The pause was deliberate. It was not hesitation. It was the discipline to assess before acting. To see the situation clearly before choosing a response. He told me that he had trained himself, over decades, to create that space, that two-second gap between surprise and decision, and that it had saved more outcomes than any instrument in his tray.
The complication is not the problem. Your reaction to the complication is the problem. That sentence rewired how I think about surgery. It rewired how I think about medicine entirely.
Surgical training teaches you what to do. Fellowship teaches you when and why. But the deepest layer of mentorship teaches you how to think when everything is going well and, more importantly, how to think when it is not.
Gimbel operated with what I can only describe as philosophical calm. He understood that surgery is a controlled disruption. You are entering a biological system, making deliberate changes, and managing the body's response to those changes in real time. The variables are enormous. The outcomes depend not just on preparation and skill, but on the surgeon's ability to adapt when the reality in front of them diverges from the plan.
He taught me that mastery is not the absence of complications. It is the presence of composure when they arrive. A surgeon who has never encountered a complication is inexperienced. A surgeon who cannot manage one calmly is dangerous. The space between those two extremes is where real surgical judgment lives.
I think about that Tuesday morning more often than Gimbel would probably expect. Not the technique. The temperament. The principle that your response to the unexpected defines your outcomes more than your plan for the expected.
It shows up in the way I approach complex cases. Patients with previous retinal surgery, with floppy iris syndrome, with pseudoexfoliation, with dense cataracts and weak zonules. The cases where the textbook gives you the starting plan but the reality in the operating room requires adjustment. In those moments, I hear Gimbel's voice: pause, assess, choose.
It also shows up in how I talk to patients. When someone asks me what happens if something goes wrong during surgery, I do not deflect the question. I tell them that complications are uncommon but real, that I have managed them throughout my career, and that my training prepared me not just for the expected path but for every deviation from it.

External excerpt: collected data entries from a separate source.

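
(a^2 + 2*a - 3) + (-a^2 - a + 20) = a + 17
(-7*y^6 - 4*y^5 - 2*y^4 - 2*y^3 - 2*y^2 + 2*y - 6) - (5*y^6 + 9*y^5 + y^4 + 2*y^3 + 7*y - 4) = -12*y^6 - 13*y^5 - 3*y^4 - 4*y^3 - 2*y^2 - 5*y - 2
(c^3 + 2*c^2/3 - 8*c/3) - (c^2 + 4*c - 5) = c^3 - c^2/3 - 20*c/3 + 5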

Patients do not need a surgeon who has never encountered difficulty. They need a surgeon who knows exactly what to do when difficulty arrives. That distinction, between perfection and preparedness, is one of the most important things I learned during residency.
Surgery is often discussed as though it were purely technical. Measurements, calculations, algorithms, machines. And those things matter. Precision in biometry, accuracy in lens power selection, the engineering of modern intraocular lenses: these are genuine marvels.

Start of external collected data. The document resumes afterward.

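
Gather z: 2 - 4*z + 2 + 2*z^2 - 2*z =2*z^2 - 6*z + 4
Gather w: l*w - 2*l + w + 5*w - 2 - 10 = -2*l + w*(l + 6) - 12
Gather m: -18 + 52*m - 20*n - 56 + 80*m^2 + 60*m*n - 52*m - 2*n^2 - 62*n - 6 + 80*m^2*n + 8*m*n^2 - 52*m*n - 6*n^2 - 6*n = m^2*(80*n + 80) + m*(8*n^2 + 8*n) - 8*n^2 - 88*n - 80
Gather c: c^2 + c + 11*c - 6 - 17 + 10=c^2 + 12*c - 13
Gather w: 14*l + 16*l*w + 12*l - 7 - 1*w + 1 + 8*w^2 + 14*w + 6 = 26*l + 8*w^2 + w*(16*l + 13)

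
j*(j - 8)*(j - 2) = j^3 - 10*j^2 + 16*j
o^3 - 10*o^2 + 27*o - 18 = (o - 6)*(o - 3)*(o - 1)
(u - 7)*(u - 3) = u^2 - 10*u + 21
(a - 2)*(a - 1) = a^2 - 3*a + 2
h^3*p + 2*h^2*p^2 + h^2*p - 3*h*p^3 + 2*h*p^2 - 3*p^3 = (h - p)*(h + 3*p)*(h*p + p)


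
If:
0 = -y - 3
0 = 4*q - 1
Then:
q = 1/4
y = -3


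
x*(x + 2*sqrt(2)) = x^2 + 2*sqrt(2)*x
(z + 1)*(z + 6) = z^2 + 7*z + 6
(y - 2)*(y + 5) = y^2 + 3*y - 10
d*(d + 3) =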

But surgery is also a craft. It is performed by a person, in real time, on a living eye that does not always behave the way the preoperative data predicted. The craft is what fills the gap between the plan and the reality. It is judgment, touch, timing, experience, and the accumulated wisdom of having trained under someone who understood those things deeply.
Gimbel gave me a technical foundation that I use every day. But the greater gift was the philosophy behind it: that the how-you-think matters more than the what-you-do. That composure under pressure is a skill, not a personality trait. That it can be developed, practiced, and passed on.
When patients ask about my training, they usually want to know where I went and what I learned. The honest answer is that I learned technique in the operating room and philosophy in the moments between cases. My mentor taught me how to operate. More importantly, he taught me how to think when the operation does not go as planned. That lesson has served every patient I have treated since.